PORTARIA Nº 676, DE 3 DE MARÇO DE 2026
Estabelece, no âmbito da Secretaria Nacional de Segurança Hídrica, as competências de cada área técnica para a instauração, tramitação, análise e julgamento dos processos de aplicação de sanção contratual, com fundamento na Lei nº 14.133, de 1º de abril de 2021.
Estabelece, no âmbito da Secretaria Nacional de Segurança Hídrica, as competências de cada área técnica para a instauração, tramitação, análise e julgamento dos processos de aplicação de sanção contratual, com fundamento na Lei nº 14.133, de 1º de abril de 2021.

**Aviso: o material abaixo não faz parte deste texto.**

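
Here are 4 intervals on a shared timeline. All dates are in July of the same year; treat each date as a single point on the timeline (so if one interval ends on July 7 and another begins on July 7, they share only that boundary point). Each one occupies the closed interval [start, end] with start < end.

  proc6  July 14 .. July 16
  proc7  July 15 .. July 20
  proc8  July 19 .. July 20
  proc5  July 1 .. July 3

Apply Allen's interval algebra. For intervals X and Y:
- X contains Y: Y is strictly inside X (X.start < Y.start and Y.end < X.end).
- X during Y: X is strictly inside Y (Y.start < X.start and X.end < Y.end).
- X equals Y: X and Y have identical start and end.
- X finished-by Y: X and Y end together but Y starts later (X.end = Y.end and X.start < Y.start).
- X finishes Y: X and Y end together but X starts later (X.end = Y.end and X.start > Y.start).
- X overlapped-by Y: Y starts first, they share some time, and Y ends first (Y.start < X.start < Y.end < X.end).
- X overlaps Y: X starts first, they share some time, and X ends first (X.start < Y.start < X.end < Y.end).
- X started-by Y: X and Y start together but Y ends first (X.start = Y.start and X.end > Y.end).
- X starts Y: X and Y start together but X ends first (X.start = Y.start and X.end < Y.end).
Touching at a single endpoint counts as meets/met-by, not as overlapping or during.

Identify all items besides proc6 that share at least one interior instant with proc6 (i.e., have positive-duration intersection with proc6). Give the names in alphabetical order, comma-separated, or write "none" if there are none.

Target proc6 = [July 14, July 16].
proc5 [July 1, July 3] → before → no.
proc7 [July 15, July 20] → overlapped-by → yes.
proc8 [July 19, July 20] → after → no.
Result: proc7.

proc7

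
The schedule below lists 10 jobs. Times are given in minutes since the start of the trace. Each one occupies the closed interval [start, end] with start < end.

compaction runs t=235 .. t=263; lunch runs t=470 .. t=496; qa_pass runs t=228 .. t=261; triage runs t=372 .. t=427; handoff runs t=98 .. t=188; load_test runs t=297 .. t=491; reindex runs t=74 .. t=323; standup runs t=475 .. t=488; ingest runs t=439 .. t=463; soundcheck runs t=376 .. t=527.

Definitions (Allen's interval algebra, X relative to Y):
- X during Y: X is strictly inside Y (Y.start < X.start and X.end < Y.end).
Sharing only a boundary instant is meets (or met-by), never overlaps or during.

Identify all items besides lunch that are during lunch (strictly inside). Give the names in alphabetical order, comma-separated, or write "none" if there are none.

Target lunch = [t=470, t=496].
compaction [t=235, t=263] → before → no.
handoff [t=98, t=188] → before → no.
ingest [t=439, t=463] → before → no.
load_test [t=297, t=491] → overlaps → no.
qa_pass [t=228, t=261] → before → no.
reindex [t=74, t=323] → before → no.
soundcheck [t=376, t=527] → contains → no.
standup [t=475, t=488] → during → yes.
triage [t=372, t=427] → before → no.
Result: standup.

standup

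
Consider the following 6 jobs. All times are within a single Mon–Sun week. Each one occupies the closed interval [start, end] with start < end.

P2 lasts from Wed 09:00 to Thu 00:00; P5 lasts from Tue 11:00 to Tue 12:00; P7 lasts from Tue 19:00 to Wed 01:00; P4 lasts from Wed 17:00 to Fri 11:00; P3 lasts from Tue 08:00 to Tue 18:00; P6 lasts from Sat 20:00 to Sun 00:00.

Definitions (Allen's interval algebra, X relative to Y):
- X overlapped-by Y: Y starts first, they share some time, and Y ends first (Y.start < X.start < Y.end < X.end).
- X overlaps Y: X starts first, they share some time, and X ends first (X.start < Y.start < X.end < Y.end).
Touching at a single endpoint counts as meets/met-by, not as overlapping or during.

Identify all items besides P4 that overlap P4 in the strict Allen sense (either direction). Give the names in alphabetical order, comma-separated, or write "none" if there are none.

Target P4 = [Wed 17:00, Fri 11:00].
P2 [Wed 09:00, Thu 00:00] → overlaps → yes.
P3 [Tue 08:00, Tue 18:00] → before → no.
P5 [Tue 11:00, Tue 12:00] → before → no.
P6 [Sat 20:00, Sun 00:00] → after → no.
P7 [Tue 19:00, Wed 01:00] → before → no.
Result: P2.

P2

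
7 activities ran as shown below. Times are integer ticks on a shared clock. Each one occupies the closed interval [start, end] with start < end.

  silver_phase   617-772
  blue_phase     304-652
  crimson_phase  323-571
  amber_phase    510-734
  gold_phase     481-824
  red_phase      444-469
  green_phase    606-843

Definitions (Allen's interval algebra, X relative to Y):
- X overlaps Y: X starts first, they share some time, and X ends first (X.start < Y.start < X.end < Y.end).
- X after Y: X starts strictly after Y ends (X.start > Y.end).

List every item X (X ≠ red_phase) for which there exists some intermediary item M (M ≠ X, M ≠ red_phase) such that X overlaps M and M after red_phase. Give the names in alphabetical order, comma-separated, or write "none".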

O SECRETÁRIO NACIONAL DE SEGURANÇA HÍDRICA DO MINISTÉRIO DA INTEGRAÇÃO E DO DESENVOLVIMENTO REGIONAL, no uso das atribuições que lhe conferem o Decreto nº 12.504, de 24 de junho de 2025, e tendo em vista o disposto na Lei nº 14.133, de 1º de abril de 2021, resolve:
CAPÍTULO I
DISPOSIÇÕES PRELIMINARES
Art. 1º Esta Portaria dispõe sobre os procedimentos administrativos para apuração de infrações e aplicação de sanções administrativas decorrentes da inexecução total ou parcial de contratos administrativos, no âmbito da Secretaria Nacional de Segurança Hídrica, nos termos da Lei nº 14.133, de 1º de abril de 2021.
Art. 2º O licitante ou o contratado que cometer as infrações administrativas previstas no art. 155 da Lei nº 14.133, de 1º de abril de 2021, sujeita-se, nos termos dos arts. 156 e 162 da referida Lei, às seguintes sanções:
I - advertência;
II - multa;
III - impedimento de licitar e contratar; e
IV - declaração de inidoneidade para licitar ou contratar.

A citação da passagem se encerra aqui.